LE
DÉLUGE
ou
MÉDITATIONS SUR LES
CHAPITRES VI ET VII DE LA
GENÈSE.
III
ABUS QUE LES HOMMES AVANT LE DÉLUGE
FIRENT DE. LA PATIENCE DE DIEU.
Depuis les premiers avertissements que Dieu
donna aux hommes du temps de Noé, sa
patience les attendit encore pendant cent et vingt
ans, mais elle les attendit inutilement.
L'Esprit saint nous dit qu'ils ne
pensèrent au déluge que lorsqu'il
vint et les emporta tous
(Matth. XXIV, 39), et Il nous
explique par l'apôtre Pierre d'où
vinrent leur insouciance et leur endurcissement, en
nous disant qu'ils furent incrédules
(littéralement : ils ne furent point
persuadés
(1) - Oui
l'incrédulité, voilà la cause
de notre endurcissement et de nos rebellions. Elle
est elle-même une
désobéissance, une révolte de
l'esprit et du coeur contre la volonté de
Dieu, et elle est la source de toute
désobéissance dans les
actions.
Les hommes du temps de Noé, au
lieu d'écouter les avertissements que Dieu
leur donnait par la prédication de ce juste,
et de craindre, comme lui, les choses qu'on ne
voyait point encore
(Hébr. XI, 7), ne furent point
persuadés qu'il disait vrai.
On croit difficilement ce qu'on craint,
ce qu'on n'a pas vu et ce qui est contre toutes les
apparences.
On peut le croire sur la Parole de Dieu
quand on a reçu dans son coeur, comme
Noé, le commencement de toute sagesse qui
est la crainte de l'Éternel. Mais le monde
d'alors était un monde d'impies, comme le
dit l'Esprit saint. Or, la révolte de leurs
coeurs en fermait l'entrée à la
Parole de Dieu. On pouvait leur appliquer cette
parole de Jésus-Christ aux Juifs :
« Ma parole ne trouve point
d'entrée en vous. Celui qui est de Dieu
écoute les paroles de Dieu, c'est pourquoi
vous ne les écoutez pas, parce que vous
n'êtes point de Dieu
»
(Jean VIII, 37 et
47). Semblables aux gendres de Lot,
« il leur semblait que Noé se moquait
» (Gen. XIX, 14), ou bien ils le regardaient
comme un, insensé qui
déraisonnait.
Dans leur sagesse humaine, qui n'est que
folie devant Dieu, ils faisaient, sans doute,
toutes sortes de raisonnements
très-concluants à leur gré,
sur l'improbabilité et même sur
l'impossibilité d'un déluge
universel.
Les plus savants dissertaient
peut-être pour prouver qu'on ne saurait
trouver une masse d'eau capable d'inonder toute la
terre. Probablement ils prétendaient que les
lois constantes de la nature s'opposaient à
la possibilité de cette inondation ; et ils
cherchaient à démontrer que Dieu
n'avait pas parlé, parce qu'Il ne pouvait
pas dire des choses absurdes, contraires à
l'expérience et à l'ordre
éternel qu'Il avait établi.
Sans doute aussi, la forme de l'arche
était pour eux un objet de critiques
nombreuses et qui avaient l'air d'être
très-fondées : sans quille, sans
mât, et chargée de tout ce qu'on
devait y mettre, comment pourrait-elle voguer sur
les eaux au milieu des orages, des tempêtes
et des secousses que devrait amener un
bouleversement aussi terrible. Il y avait là
certainement de quoi raisonner et argumenter contre
la prétendue révélation dont
Noé disait être le dépositaire.
Les philosophes essayaient sans doute de
prouver que Dieu était trop grand pour
s'inquiéter de ce qui se passe dans ce
monde, ou trop bon pour avoir créé
ses créatures, afin de les faire
périr par un déluge, trop sage,
enfin, pour détruire l'ouvrage de ses mains.

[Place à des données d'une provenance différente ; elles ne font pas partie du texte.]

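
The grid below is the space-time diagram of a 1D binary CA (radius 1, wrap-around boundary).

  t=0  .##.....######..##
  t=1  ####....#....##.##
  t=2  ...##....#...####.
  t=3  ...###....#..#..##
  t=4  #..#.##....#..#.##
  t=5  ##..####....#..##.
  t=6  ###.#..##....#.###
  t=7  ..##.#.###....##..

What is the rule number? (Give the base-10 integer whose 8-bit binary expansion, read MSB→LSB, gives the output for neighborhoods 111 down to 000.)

120

  ###|.  b7=0 t=0,i=9
  ##.|#  b6=1 t=0,i=2
  #.#|#  b5=1 t=0,i=0
  #..|#  b4=1 t=0,i=3
  .##|#  b3=1 t=0,i=1
  .#.|.  b2=0 t=1,i=8
  ..#|.  b1=0 t=0,i=7
  ...|.  b0=0 t=0,i=4
  bits 01111000 = 120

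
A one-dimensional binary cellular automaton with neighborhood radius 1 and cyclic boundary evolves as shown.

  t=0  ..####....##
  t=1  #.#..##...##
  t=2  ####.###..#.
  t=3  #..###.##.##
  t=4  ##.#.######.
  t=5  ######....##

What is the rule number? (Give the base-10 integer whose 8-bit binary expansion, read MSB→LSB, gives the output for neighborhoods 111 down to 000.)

  ### -> .   bit 7 = 0  t=0,i=3
  ##. -> #   bit 6 = 1  t=0,i=5
  #.# -> #   bit 5 = 1  t=1,i=1
  #.. -> #   bit 4 = 1  t=0,i=0
  .## -> #   bit 3 = 1  t=0,i=2
  .#. -> #   bit 2 = 1  t=1,i=2
  ..# -> .   bit 1 = 0  t=0,i=1
  ... -> .   bit 0 = 0  t=0,i=7
  bits 01111100 = 124

124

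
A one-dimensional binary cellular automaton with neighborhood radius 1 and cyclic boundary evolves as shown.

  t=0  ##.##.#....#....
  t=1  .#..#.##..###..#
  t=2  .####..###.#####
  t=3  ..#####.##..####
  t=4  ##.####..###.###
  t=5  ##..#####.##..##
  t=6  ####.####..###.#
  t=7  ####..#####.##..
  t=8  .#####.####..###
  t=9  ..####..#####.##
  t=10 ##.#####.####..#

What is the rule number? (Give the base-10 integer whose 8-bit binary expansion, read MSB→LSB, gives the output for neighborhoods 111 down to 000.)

  [7] ### => #  t=1,i=11
  [6] ##. => #  t=0,i=1
  [5] #.# => .  t=0,i=2
  [4] #.. => #  t=0,i=7
  [3] .## => .  t=0,i=0
  [2] .#. => #  t=0,i=6
  [1] ..# => #  t=0,i=10
  [0] ... => .  t=0,i=8
  bits 11010110 = 214

214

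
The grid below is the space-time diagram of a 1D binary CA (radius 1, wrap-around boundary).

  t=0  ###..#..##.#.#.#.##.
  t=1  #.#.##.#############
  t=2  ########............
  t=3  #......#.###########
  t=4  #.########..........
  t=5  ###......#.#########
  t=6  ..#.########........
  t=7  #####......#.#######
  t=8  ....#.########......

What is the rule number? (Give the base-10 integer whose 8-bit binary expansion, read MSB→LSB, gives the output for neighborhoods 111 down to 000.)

  [7] ### => .  t=0,i=1
  [6] ##. => #  t=0,i=2
  [5] #.# => #  t=0,i=10
  [4] #.. => .  t=0,i=3
  [3] .## => #  t=0,i=0
  [2] .#. => #  t=0,i=5
  [1] ..# => #  t=0,i=4
  [0] ... => #  t=2,i=9
  bits 01101111 = 111

111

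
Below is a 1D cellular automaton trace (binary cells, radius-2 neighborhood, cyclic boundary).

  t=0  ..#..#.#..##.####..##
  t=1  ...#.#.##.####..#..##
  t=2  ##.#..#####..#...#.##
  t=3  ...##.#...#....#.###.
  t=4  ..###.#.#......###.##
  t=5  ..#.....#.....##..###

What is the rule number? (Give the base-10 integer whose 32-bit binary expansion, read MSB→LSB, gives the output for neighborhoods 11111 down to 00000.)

  ##### -> .   bit 31 = 0  t=2,i=8
  ####. -> .   bit 30 = 0  t=0,i=15
  ###.# -> .   bit 29 = 0  t=2,i=1
  ###.. -> #   bit 28 = 1  t=0,i=16
  ##.## -> #   bit 27 = 1  t=0,i=12
  ##.#. -> .   bit 26 = 0  t=2,i=2
  ##..# -> .   bit 25 = 0  t=0,i=0
  ##... -> #   bit 24 = 1  t=1,i=0
  #.### -> #   bit 23 = 1  t=0,i=13
  #.##. -> #   bit 22 = 1  t=1,i=7
  #.#.# -> .   bit 21 = 0  t=1,i=5
  #.#.. -> #   bit 20 = 1  t=0,i=7
  #..## -> .   bit 19 = 0  t=0,i=9
  #..#. -> .   bit 18 = 0  t=0,i=1
  #...# -> #   bit 17 = 1  t=1,i=1
  #.... -> .   bit 16 = 0  t=3,i=0
  .#### -> .   bit 15 = 0  t=0,i=14
  .###. -> .   bit 14 = 0  t=3,i=18
  .##.# -> #   bit 13 = 1  t=0,i=11
  .##.. -> #   bit 12 = 1  t=0,i=20
  .#.## -> #   bit 11 = 1  t=1,i=6
  .#.#. -> .   bit 10 = 0  t=0,i=6
  .#..# -> #   bit 9 = 1  t=0,i=3
  .#... -> .   bit 8 = 0  t=2,i=14
  ..### -> #   bit 7 = 1  t=2,i=6
  ..##. -> #   bit 6 = 1  t=0,i=10
  ..#.# -> #   bit 5 = 1  t=0,i=5
  ..#.. -> .   bit 4 = 0  t=0,i=2
  ...## -> #   bit 3 = 1  t=3,i=2
  ...#. -> .   bit 2 = 0  t=1,i=2
  ....# -> .   bit 1 = 0  t=3,i=1
  ..... -> .   bit 0 = 0  t=4,i=11
  bits 00011001110100100011101011101000 = 433208040

433208040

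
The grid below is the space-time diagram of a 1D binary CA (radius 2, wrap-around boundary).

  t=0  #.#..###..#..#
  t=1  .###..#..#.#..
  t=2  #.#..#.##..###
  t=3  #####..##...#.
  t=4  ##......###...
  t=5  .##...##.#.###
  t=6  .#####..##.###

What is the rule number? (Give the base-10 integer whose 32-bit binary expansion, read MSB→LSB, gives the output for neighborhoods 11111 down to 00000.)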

La masse des hommes qui n'étaient
ni savants ni philosophes, mais auxquels, comme
toujours, l'incrédulité tenait lieu
de science et de philosophie, se partageait en
indifférents et en moqueurs. ils
répétaient, sans les comprendre,
quelques-uns des arguments des hommes plus
instruits qu'eux, et les traduisant en quelqu'une
de ces plaisanteries ou bouffonneries que la Parole
de Dieu défend (Ephés. v, 4), ils
jetaient du ridicule sur Noé et sur son
oeuvre, et fermaient ainsi leur
coeur à toute conviction
de péché. Au milieu de ce concert de
déclamations, les unes savantes, les autres
moqueuses, contre Noé et son arche, qui
aurait osé se déclarer pour lui et
porter tout le poids de son opprobre? Il eût
fallu pour cela avoir des convictions fortes et
données d'en haut, mais il paraît que
personne ne les avait.
Si quelques-uns
éprouvèrent des mouvemens de
conscience, s'ils soupçonnèrent, en
voyant l'intégrité, la foi et la
constance de Noé, qu'il pourrait bien avoir
raison; si les prédications de cet homme
juste les ébranlèrent ; toutefois ils
ne se décidèrent pas, et aucun d'eux
n'entra dans l'arche. Ils étaient du nombre
de ces gens qui croiraient, qui se sauveraient, si
tout le monde voulait croire et se sauver avec eux,
mais auxquels il paraît si difficile de
croire et de se sauver avec le petit nombre, qu'ils
aiment mieux risquer leur salut que de se
décider, à la vue de tous, à
suivre la vérité dont leur conscience
leur a rendu témoignage.
Ce qui confirmait probablement les
hommes de ce temps-là dans leur
incrédulité, c'est que le temps
s'écoulait sans rien amener qui
annonçât le déluge. La
prédication de Noé était une
voix que rien dans la nature ne semblait appuyer.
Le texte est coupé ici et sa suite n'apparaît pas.